Gaziantep, coğrafi konumundan ötürü tarih boyunca çeşitli medeniyetlere ev sahipliği yapmıştır. İlk uygarlıkların doğduğu Mezopotamya ile Akdeniz toprakları arasında bulunması, tarih öncesi çağlardan itibaren iskan edilmesi, tarihi İpek Yolu’nun buradan geçmesi, kesişen yolların kavşağında bulunması, ilin ticari, kültürel ve sanatsal alanlardaki popülaritesinin günümüze kadar korunmasını sağlamıştır.

Gaziantep tarihinde İstiklal Savaşı ve bu savaşta “Antep Savunması” adıyla geçen mücadelenin çok önemli bir yeri vardır. Antepliler’in 6317 şehit vererek, yaşadıkları toprakları savunması, şehre “Gazilik” ünvanını kazandırdığı gibi, şehir halkının “mücadeleci” kimliğinin de sembolü olmuştur.

Nitekim bu mücadeleci kimlik, nesilden nesile aktarılırken yaşamın her alanında, özellikle de ekonomik alanda baskın bir rol oynamıştır.
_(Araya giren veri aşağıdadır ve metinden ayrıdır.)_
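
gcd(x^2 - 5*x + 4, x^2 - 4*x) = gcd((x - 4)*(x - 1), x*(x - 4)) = x - 4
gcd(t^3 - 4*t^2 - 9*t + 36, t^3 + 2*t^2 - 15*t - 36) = t^2 - t - 12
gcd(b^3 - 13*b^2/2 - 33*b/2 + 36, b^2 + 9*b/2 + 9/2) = b + 3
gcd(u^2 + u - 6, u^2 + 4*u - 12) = u - 2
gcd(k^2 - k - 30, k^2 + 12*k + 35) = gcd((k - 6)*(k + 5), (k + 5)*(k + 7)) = k + 5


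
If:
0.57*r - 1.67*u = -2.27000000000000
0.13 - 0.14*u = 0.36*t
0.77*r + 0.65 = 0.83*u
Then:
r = 0.98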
Gaziantep, milli mücadele döneminden kalan bu gücünü, bugün üretim ve yatırım süreçlerine kanalize etmiş, mücadeleci girişimcilik ruhunun ortaya çıkmasını sağlamıştır.
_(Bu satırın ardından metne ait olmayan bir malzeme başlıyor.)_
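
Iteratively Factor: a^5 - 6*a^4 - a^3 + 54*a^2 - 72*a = (a - 2)*(a^4 - 4*a^3 - 9*a^2 + 36*a) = a*(a - 2)*(a^3 - 4*a^2 - 9*a + 36) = a*(a - 2)*(a + 3)*(a^2 - 7*a + 12) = a*(a - 4)*(a - 2)*(a + 3)*(a - 3)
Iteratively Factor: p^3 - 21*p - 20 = (p + 1)*(p^2 - p - 20) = (p - 5)*(p + 1)*(p + 4)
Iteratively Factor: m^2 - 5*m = (m - 5)*(m)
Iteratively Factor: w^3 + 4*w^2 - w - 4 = (w + 4)*(w^2 - 1) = (w + 1)*(w + 4)*(w - 1)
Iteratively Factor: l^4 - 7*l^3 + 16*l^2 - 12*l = (l - 2)*(l^3 - 5*l^2 + 6*l) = l*(l - 2)*(l^2 - 5*l + 6) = l*(l - 2)^2*(l - 3)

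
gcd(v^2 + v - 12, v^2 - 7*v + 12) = v - 3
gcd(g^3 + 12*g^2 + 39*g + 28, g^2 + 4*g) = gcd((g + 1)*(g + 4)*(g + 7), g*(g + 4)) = g + 4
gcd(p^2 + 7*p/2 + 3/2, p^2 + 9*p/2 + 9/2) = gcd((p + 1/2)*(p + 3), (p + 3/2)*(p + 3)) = p + 3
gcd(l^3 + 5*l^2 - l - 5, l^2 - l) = l - 1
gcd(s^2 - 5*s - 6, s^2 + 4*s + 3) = s + 1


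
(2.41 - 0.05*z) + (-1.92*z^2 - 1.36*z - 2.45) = -1.92*z^2 - 1.41*z - 0.04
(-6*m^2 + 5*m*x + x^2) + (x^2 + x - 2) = -6*m^2 + 5*m*x + 2*x^2 + x - 2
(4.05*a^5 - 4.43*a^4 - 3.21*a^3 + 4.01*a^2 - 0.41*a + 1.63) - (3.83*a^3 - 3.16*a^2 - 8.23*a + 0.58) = 4.05*a^5 - 4.43*a^4 - 7.04*a^3 + 7.17*a^2 + 7.82*a + 1.05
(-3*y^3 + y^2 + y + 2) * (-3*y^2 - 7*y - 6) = 9*y^5 + 18*y^4 + 8*y^3 - 19*y^2 - 20*y - 12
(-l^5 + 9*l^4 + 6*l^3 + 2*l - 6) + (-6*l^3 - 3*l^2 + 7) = -l^5 + 9*l^4 - 3*l^2 + 2*l + 1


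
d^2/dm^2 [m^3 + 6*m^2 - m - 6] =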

El sanatları, yemekleri, baklavası ve Antepfıstığı ile uluslararası boyutta tanınan Gaziantep, Zeugma Antik Kenti’nden çıkarılan mozaiklerle yeni bir ünvan daha kazanarak “Mozaikler Şehri” olarak anılmaya başlanmıştır.

Gaziantep’in tarihi bazı kaynaklarda M.Ö. 5600 yıllarına kadar götürülmekte, bu yönüyle dünyanın en eski kentlerinden biri sayılmaktadır.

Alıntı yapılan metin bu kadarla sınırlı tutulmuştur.